The Dixie Chicks’ Natalie Maines followed with Ben Harper and Charlie Musselwhite on “Atlantic City,” the Dropkick Murphys turned “American Land” into a full-on Gangs of New York-style Irish wake, and Zac Brown and a sequined Mavis Staples went holy rolling, awesomely, on a church-ready “My City of Ruins.”

Mumford and Sons earned some of the biggest anticipatory applause of the night for “I’m on Fire,” though their hushed, harmonized take on the song was more “I’m actually very warm” than “Baby, I’m burning.”

Jackson Browne, with the assistance of Rage Against the Machine’s Tom Morello, turned Springsteen’s elegiac ode to Amadou Diallo, “American Skin (41 Shots)” into a lovely, if very Jackson-ian lament (I half expected the chorus to slip into “Running On Empty”).
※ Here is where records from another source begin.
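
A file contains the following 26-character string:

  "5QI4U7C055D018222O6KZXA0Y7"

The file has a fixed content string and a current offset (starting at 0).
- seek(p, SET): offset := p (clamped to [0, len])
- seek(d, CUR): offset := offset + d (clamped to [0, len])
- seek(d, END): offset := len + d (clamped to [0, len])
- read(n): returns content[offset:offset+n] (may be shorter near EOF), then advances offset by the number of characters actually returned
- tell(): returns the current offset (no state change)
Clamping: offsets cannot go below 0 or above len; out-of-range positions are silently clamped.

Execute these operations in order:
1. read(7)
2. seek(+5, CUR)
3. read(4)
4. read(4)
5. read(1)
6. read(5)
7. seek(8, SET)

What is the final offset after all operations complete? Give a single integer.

After 1 (read(7)): returned '5QI4U7C', offset=7
After 2 (seek(+5, CUR)): offset=12
After 3 (read(4)): returned '1822', offset=16
After 4 (read(4)): returned '2O6K', offset=20
After 5 (read(1)): returned 'Z', offset=21
After 6 (read(5)): returned 'XA0Y7', offset=26
After 7 (seek(8, SET)): offset=8

Answer: 8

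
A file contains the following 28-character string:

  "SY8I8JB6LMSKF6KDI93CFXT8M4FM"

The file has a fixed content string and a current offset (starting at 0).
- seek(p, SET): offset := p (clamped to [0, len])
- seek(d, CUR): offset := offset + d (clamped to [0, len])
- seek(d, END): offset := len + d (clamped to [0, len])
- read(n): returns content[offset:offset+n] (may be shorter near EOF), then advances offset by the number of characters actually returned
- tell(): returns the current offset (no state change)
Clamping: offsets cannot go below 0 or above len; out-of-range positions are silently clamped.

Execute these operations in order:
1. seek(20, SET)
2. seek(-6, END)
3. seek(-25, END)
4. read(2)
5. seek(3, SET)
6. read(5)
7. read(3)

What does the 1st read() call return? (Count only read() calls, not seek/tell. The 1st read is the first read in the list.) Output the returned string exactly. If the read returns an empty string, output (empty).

After 1 (seek(20, SET)): offset=20
After 2 (seek(-6, END)): offset=22
After 3 (seek(-25, END)): offset=3
After 4 (read(2)): returned 'I8', offset=5
After 5 (seek(3, SET)): offset=3
After 6 (read(5)): returned 'I8JB6', offset=8
After 7 (read(3)): returned 'LMS', offset=11

Answer: I8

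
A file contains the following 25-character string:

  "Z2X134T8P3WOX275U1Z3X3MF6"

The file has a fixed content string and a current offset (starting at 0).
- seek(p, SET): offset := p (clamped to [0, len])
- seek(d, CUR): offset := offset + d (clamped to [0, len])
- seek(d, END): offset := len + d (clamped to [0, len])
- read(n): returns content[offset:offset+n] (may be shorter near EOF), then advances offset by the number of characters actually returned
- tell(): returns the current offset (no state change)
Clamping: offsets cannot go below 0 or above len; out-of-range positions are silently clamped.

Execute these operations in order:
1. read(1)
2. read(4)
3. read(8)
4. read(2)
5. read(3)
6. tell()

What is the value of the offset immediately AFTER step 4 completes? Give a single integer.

Answer: 15

Derivation:
After 1 (read(1)): returned 'Z', offset=1
After 2 (read(4)): returned '2X13', offset=5
After 3 (read(8)): returned '4T8P3WOX', offset=13
After 4 (read(2)): returned '27', offset=15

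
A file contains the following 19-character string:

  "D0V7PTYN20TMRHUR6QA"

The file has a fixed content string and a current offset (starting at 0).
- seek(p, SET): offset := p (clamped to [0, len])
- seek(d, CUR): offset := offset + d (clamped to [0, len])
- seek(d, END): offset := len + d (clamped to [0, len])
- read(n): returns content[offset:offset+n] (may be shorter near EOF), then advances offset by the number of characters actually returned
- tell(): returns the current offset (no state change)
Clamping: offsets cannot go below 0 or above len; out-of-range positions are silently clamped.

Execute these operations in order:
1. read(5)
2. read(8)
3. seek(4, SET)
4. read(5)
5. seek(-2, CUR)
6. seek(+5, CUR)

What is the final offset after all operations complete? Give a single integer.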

Emmylou Harris brought a faithfully evocative beauty — and some pretty fantastic bedazzled mariachi pants — to “My Hometown;” and Kenny Chesney stripped “One Step Up” to its bones with a seated acoustic rendition.

One small misstep? Elton John’s heart was certainly in the right place on “Streets of Philadelphia,” but his powerful voice didn’t quite suit the heartbreaking intimacy of Springsteen’s Oscar-winning original; it boomed when it should have beckoned. Latin superstar Juanes brought a more successful twist to “Hungry Heart” by adding his own Spanish-language intro and refrain, his corazon on his sleeve and an “Oh wow, I’m doing this!” grin on his face.
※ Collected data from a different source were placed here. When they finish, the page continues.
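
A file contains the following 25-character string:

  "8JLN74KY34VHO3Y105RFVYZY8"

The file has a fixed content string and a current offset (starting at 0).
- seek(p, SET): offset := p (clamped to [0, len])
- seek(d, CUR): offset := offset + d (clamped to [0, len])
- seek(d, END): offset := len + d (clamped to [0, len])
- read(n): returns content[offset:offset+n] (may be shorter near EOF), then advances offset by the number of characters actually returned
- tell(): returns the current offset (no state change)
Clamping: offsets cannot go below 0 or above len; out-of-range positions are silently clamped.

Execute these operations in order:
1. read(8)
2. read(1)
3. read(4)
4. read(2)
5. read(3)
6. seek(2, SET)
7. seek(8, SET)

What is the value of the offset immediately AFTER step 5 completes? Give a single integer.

After 1 (read(8)): returned '8JLN74KY', offset=8
After 2 (read(1)): returned '3', offset=9
After 3 (read(4)): returned '4VHO', offset=13
After 4 (read(2)): returned '3Y', offset=15
After 5 (read(3)): returned '105', offset=18

Answer: 18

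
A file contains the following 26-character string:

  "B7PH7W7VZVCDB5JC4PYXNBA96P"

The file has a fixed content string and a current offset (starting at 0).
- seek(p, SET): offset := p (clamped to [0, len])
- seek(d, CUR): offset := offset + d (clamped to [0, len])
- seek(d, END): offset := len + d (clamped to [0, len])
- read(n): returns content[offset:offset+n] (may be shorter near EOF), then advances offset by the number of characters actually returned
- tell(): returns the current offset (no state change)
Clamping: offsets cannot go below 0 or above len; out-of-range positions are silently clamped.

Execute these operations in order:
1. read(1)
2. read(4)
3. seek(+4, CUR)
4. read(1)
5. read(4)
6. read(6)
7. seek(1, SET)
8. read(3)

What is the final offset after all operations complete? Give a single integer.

Answer: 4

Derivation:
After 1 (read(1)): returned 'B', offset=1
After 2 (read(4)): returned '7PH7', offset=5
After 3 (seek(+4, CUR)): offset=9
After 4 (read(1)): returned 'V', offset=10
After 5 (read(4)): returned 'CDB5', offset=14
After 6 (read(6)): returned 'JC4PYX', offset=20
After 7 (seek(1, SET)): offset=1
After 8 (read(3)): returned '7PH', offset=4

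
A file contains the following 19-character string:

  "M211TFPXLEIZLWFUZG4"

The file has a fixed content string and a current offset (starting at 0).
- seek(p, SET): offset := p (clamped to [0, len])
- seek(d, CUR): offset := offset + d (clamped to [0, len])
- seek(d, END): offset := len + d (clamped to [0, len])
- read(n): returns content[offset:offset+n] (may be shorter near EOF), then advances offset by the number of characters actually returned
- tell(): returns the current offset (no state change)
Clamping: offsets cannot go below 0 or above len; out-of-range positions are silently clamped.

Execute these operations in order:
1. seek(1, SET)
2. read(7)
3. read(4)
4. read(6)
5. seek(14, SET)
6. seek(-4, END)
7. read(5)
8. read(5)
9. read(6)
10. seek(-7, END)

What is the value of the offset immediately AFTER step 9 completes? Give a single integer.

After 1 (seek(1, SET)): offset=1
After 2 (read(7)): returned '211TFPX', offset=8
After 3 (read(4)): returned 'LEIZ', offset=12
After 4 (read(6)): returned 'LWFUZG', offset=18
After 5 (seek(14, SET)): offset=14
After 6 (seek(-4, END)): offset=15
After 7 (read(5)): returned 'UZG4', offset=19
After 8 (read(5)): returned '', offset=19
After 9 (read(6)): returned '', offset=19

Answer: 19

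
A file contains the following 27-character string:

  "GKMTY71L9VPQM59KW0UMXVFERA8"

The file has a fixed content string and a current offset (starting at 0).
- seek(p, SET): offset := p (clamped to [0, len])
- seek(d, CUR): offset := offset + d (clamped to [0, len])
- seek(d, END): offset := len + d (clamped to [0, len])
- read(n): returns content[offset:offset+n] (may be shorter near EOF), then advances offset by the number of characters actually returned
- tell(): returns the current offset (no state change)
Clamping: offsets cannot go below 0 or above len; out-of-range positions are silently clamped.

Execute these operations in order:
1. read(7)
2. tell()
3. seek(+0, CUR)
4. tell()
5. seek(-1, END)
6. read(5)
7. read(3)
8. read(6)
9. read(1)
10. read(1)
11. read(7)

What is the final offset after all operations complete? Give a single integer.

Answer: 27

Derivation:
After 1 (read(7)): returned 'GKMTY71', offset=7
After 2 (tell()): offset=7
After 3 (seek(+0, CUR)): offset=7
After 4 (tell()): offset=7
After 5 (seek(-1, END)): offset=26
After 6 (read(5)): returned '8', offset=27
After 7 (read(3)): returned '', offset=27
After 8 (read(6)): returned '', offset=27
After 9 (read(1)): returned '', offset=27
After 10 (read(1)): returned '', offset=27
After 11 (read(7)): returned '', offset=27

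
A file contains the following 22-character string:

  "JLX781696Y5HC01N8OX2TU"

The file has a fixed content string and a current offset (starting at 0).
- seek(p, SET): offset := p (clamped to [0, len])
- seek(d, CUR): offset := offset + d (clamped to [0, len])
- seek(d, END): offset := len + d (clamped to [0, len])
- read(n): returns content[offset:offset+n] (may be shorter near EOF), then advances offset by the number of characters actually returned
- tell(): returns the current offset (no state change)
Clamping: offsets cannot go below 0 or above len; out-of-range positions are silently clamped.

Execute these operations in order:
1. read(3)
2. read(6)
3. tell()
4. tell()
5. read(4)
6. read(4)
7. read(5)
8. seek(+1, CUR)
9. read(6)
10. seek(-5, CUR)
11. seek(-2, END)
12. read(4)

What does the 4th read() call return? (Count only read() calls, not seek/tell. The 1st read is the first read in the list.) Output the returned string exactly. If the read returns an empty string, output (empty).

After 1 (read(3)): returned 'JLX', offset=3
After 2 (read(6)): returned '781696', offset=9
After 3 (tell()): offset=9
After 4 (tell()): offset=9
After 5 (read(4)): returned 'Y5HC', offset=13
After 6 (read(4)): returned '01N8', offset=17
After 7 (read(5)): returned 'OX2TU', offset=22
After 8 (seek(+1, CUR)): offset=22
After 9 (read(6)): returned '', offset=22
After 10 (seek(-5, CUR)): offset=17
After 11 (seek(-2, END)): offset=20
After 12 (read(4)): returned 'TU', offset=22

Answer: 01N8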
Tim McGraw and Faith Hill took on “Tougher Than the Rest” together, followed by Tom Morello (that guy again!) and My Morning Jacket’s Jim James, resplendent in fully Biblical hair and beard, ripping into a kick-out-the-jams-and-then-jam-some-more version of “Ghost of Tom Joad” that ended with Morello shredding like it was “Bulls on Parade” all over again.

The crowd seemed more smitten with John Legend’s admittedly hard to fault take on “Dancing In the Dark” than I was; maybe it was just a little too piano-bar smooth? Either way, Neil Young provided a suitable counterpoint with his shambling, electric “Born in the U.S.A.,” as defiantly ragged and Young-y as ever. (The evening’s invitation said black tie; Neil said, “Clearly, you mean flannel.”)

Finally, it was time for the man of honor to take the stage, and he delivered exactly the kind of rambling, passionate, free-verse-style speech you’d hope for, praising the night’s performers — “John Legend made me sound like Gershwin; Neil Young made me sound like the Sex Pistols” — and offering up paeans to the power of music: “Do you believe in magic? No faith is required, because it’s all right there in front of you.”

And then: “The Taliban will never win, not now or ever, by banning music and dancing…. The minute you do that, you label yourself a tyrant, and your cruel days are numbered.”

He also reiterated the need for the services MusiCares provides:

“[Musicians] are bad people. We f— up so many people’s lives while setting fire to our own, dancing down the street…We are bad with our money. We spend it too freely and on too many stupid things. We drink it away, we do drugs, we love too many, and the wrong, people. We are the wrong people!”

“Thanks for taking care of my songs tonight,” he concluded. “You made me feel like the person of the year. Now give me that damn guitar!”

Did an uber jam follow? Readers, it did. After exhorting the audience to get up from their tables and bumrush the stage, he powered through “We Take Care of Our Own,” “Death to My Hometown,” and “Born to Run,” with assists from his E Street crew.

On the set’s closer, he called up some 80% of the night’s performers, who joined in to varying degrees; some, like Marcus Mumford, just stood there smiling; Tim McGraw stumbled bashfully over the second verse of “Glory Days”; the seemingly indefatigable Tom Morello kept on power-chording.

As the clock crept towards 1am, the crowd, from director Judd Apatow — grinning like an 8-year-old kid who just got a shiny new bicycle — to the twentysomething waitress quietly mouthing the words to “Glory Days” while she cleared the last of the dessert plates, still pumped their fists, even as they started to droop a little.

But nobody seemed happier than the Boss. He looked like he could have stayed all night — and would have, even as the house lights came on and guests filed out into the night.